Pro Secrets for Painting Kitchen Cabinets
Professional painter John Dee shows how to give dark cupboards the glossy, smooth look of factory-finish cabinets without having to order new doors
If your kitchen cabinets are solid but dated and dark, a fresh coat of paint can go a long way toward transforming the space without draining your bank account. You can hire a pro to spray-paint them for a thousand dollars or more, but there's a less costly, and less messy, alternative to consider: Use a brush and paint the cabinets yourself.

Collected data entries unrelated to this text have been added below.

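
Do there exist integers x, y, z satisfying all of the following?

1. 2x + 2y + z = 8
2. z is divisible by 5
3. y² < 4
Yes

Take x = 4, y = 0, z = 0. Substituting into each constraint:
  (1) 2(4) + 2(0) + 0 = 8 ✓
  (2) 0 = 5 × 0, remainder 0 ✓
  (3) y² = (0)² = 0, and 0 < 4 ✓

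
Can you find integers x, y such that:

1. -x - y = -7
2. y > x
Yes

Take x = 3, y = 4. Substituting into each constraint:
  (1) (-3) + (-4) = -7 ✓
  (2) 4 > 3 ✓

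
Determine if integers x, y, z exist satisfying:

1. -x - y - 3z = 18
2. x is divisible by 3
Yes

Take x = 0, y = 0, z = -6. Substituting into each constraint:
  (1) 0 + 0 - 3(-6) = 18 ✓
  (2) 0 = 3 × 0, remainder 0 ✓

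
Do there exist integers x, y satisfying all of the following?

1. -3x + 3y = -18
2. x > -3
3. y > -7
Yes

Take x = 6, y = 0. Substituting into each constraint:
  (1) -3(6) + 3(0) = -18 ✓
  (2) 6 > -3 ✓
  (3) 0 > -7 ✓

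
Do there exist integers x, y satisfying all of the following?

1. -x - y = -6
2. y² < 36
Yes

Take x = 6, y = 0. Substituting into each constraint:
  (1) (-6) + 0 = -6 ✓
  (2) y² = (0)² = 0, and 0 < 36 ✓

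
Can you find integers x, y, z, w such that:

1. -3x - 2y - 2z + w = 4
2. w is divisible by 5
Yes

Take x = -2, y = 1, z = 0, w = 0. Substituting into each constraint:
  (1) -3(-2) - 2(1) - 2(0) + 0 = 4 ✓
  (2) 0 = 5 × 0, remainder 0 ✓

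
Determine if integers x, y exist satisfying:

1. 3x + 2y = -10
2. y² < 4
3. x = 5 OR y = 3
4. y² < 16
No

A contradictory subset is {3x + 2y = -10, y² < 4, x = 5 OR y = 3}. No integer assignment can satisfy these jointly:

  - 3x + 2y = -10: is a linear equation tying the variables together
  - y² < 4: restricts y to |y| ≤ 1
  - x = 5 OR y = 3: forces a choice: either x = 5 or y = 3

Split on the disjunction (x = 5 OR y = 3):
  • If x = 5: with x = 5, every remaining term of the linear equation is divisible by 2, so the left side is ≡ 0 (mod 2); but the right side -25 ≡ 1 (mod 2). No integers can satisfy it.
  • If y = 3: this contradicts y² < 4, which requires |y| ≤ 1.
Both branches are infeasible, so the system has no integer solution.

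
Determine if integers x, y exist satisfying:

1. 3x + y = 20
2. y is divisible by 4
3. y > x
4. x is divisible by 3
Yes

Take x = 0, y = 20. Substituting into each constraint:
  (1) 3(0) + 20 = 20 ✓
  (2) 20 = 4 × 5, remainder 0 ✓
  (3) 20 > 0 ✓
  (4) 0 = 3 × 0, remainder 0 ✓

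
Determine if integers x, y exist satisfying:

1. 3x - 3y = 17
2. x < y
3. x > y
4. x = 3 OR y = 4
No

Even the single constraint (3x - 3y = 17) is infeasible over the integers.

  - 3x - 3y = 17: every term on the left is divisible by 3, so the LHS ≡ 0 (mod 3), but the RHS 17 is not — no integer solution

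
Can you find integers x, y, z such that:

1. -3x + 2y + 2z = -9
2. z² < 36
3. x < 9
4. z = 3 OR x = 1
Yes

Take x = 1, y = 0, z = -3. Substituting into each constraint:
  (1) -3(1) + 2(0) + 2(-3) = -9 ✓
  (2) z² = (-3)² = 9, and 9 < 36 ✓
  (3) 1 < 9 ✓
  (4) x = 1, target 1 ✓ (second branch holds)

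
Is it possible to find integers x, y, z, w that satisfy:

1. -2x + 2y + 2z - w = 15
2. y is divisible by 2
Yes

Take x = 0, y = 0, z = 8, w = 1. Substituting into each constraint:
  (1) -2(0) + 2(0) + 2(8) + (-1) = 15 ✓
  (2) 0 = 2 × 0, remainder 0 ✓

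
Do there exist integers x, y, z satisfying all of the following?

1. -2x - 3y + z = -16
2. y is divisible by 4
Yes

Take x = 0, y = 0, z = -16. Substituting into each constraint:
  (1) -2(0) - 3(0) + (-16) = -16 ✓
  (2) 0 = 4 × 0, remainder 0 ✓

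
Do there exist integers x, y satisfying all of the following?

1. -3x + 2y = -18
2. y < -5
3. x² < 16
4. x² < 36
Yes

Take x = 2, y = -6. Substituting into each constraint:
  (1) -3(2) + 2(-6) = -18 ✓
  (2) -6 < -5 ✓
  (3) x² = (2)² = 4, and 4 < 16 ✓
  (4) x² = (2)² = 4, and 4 < 36 ✓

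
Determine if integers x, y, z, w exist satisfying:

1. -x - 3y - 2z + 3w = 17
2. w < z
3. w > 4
Yes

Take x = -14, y = 0, z = 6, w = 5. Substituting into each constraint:
  (1) 14 - 3(0) - 2(6) + 3(5) = 17 ✓
  (2) 5 < 6 ✓
  (3) 5 > 4 ✓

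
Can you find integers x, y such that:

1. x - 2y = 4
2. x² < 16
Yes

Take x = 0, y = -2. Substituting into each constraint:
  (1) 0 - 2(-2) = 4 ✓
  (2) x² = (0)² = 0, and 0 < 16 ✓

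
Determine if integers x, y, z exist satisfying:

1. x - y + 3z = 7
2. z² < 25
Yes

Take x = 1, y = 0, z = 2. Substituting into each constraint:
  (1) 1 + 0 + 3(2) = 7 ✓
  (2) z² = (2)² = 4, and 4 < 25 ✓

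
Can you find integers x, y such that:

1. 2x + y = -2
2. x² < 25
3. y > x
Yes

Take x = -1, y = 0. Substituting into each constraint:
  (1) 2(-1) + 0 = -2 ✓
  (2) x² = (-1)² = 1, and 1 < 25 ✓
  (3) 0 > -1 ✓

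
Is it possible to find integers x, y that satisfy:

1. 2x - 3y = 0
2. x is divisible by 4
Yes

Take x = 0, y = 0. Substituting into each constraint:
  (1) 2(0) - 3(0) = 0 ✓
  (2) 0 = 4 × 0, remainder 0 ✓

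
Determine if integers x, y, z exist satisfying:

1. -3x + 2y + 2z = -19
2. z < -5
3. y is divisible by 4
Yes

Take x = 1, y = 0, z = -8. Substituting into each constraint:
  (1) -3(1) + 2(0) + 2(-8) = -19 ✓
  (2) -8 < -5 ✓
  (3) 0 = 4 × 0, remainder 0 ✓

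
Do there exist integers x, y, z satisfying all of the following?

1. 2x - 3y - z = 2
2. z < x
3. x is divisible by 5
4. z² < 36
Yes

Take x = 0, y = 0, z = -2. Substituting into each constraint:
  (1) 2(0) - 3(0) + 2 = 2 ✓
  (2) -2 < 0 ✓
  (3) 0 = 5 × 0, remainder 0 ✓
  (4) z² = (-2)² = 4, and 4 < 36 ✓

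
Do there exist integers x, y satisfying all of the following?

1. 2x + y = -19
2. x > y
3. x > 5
Yes

Take x = 6, y = -31. Substituting into each constraint:
  (1) 2(6) + (-31) = -19 ✓
  (2) 6 > -31 ✓
  (3) 6 > 5 ✓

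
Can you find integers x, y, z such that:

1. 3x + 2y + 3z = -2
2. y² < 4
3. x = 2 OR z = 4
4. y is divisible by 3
No

A contradictory subset is {3x + 2y + 3z = -2, y is divisible by 3}. No integer assignment can satisfy these jointly:

  - 3x + 2y + 3z = -2: is a linear equation tying the variables together
  - y is divisible by 3: restricts y to multiples of 3

Modular obstruction: writing y = 3y', every remaining term of the linear equation is divisible by 3, so the left side is ≡ 0 (mod 3); but the right side -2 ≡ 1 (mod 3). No integers can satisfy it.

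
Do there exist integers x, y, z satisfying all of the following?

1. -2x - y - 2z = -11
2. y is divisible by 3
Yes

Take x = -2, y = -3, z = 9. Substituting into each constraint:
  (1) -2(-2) + 3 - 2(9) = -11 ✓
  (2) -3 = 3 × -1, remainder 0 ✓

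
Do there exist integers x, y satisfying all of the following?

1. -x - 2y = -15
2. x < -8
Yes

Take x = -9, y = 12. Substituting into each constraint:
  (1) 9 - 2(12) = -15 ✓
  (2) -9 < -8 ✓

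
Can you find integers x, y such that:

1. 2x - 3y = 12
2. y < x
Yes

Take x = -9, y = -10. Substituting into each constraint:
  (1) 2(-9) - 3(-10) = 12 ✓
  (2) -10 < -9 ✓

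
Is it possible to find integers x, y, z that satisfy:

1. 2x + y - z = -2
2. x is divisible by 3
Yes

Take x = 0, y = -2, z = 0. Substituting into each constraint:
  (1) 2(0) + (-2) + 0 = -2 ✓
  (2) 0 = 3 × 0, remainder 0 ✓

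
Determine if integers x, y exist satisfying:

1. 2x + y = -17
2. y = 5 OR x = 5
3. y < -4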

"You don't need to spray to get a smooth finish," says painting contractor John Dee, who has worked on a number of This Old House TV projects. He often brush-paints cabinets anyway because it gives him more control and avoids the risk of paint spray ending up where it's not wanted. (Surface prep is the same whether you spray or brush.) Brushing is time-consuming, he warns, and could take up to a couple of weeks to complete. But the result is a durable, glass-smooth finish that's the equal of anything from a spray gun. "You just need to use the best materials and take the time to sand and do the brushwork right," Dee says.
Prep the Room
Before starting a kitchen paint job, empty the cabinets, clear off the counters, and remove freestanding appliances. Relocate tables and other furniture to another room. Tape rosin paper over the countertops and flooring, and tape plastic sheeting over the backsplash, windows, fixed appliances, and interior doorways (to protect the rest of the house from dust and fumes). Mask off the wall around the cabinets. Finally, set up a worktable for painting doors, drawers, and shelves.
Pro Tip: In kitchens the key to a good paint job is surface prep. "Old cabinets are covered with everything from hand oils to greasy smoke residue to petrified gravy," says Dee. "You've got to get all that off or the paint won't stick."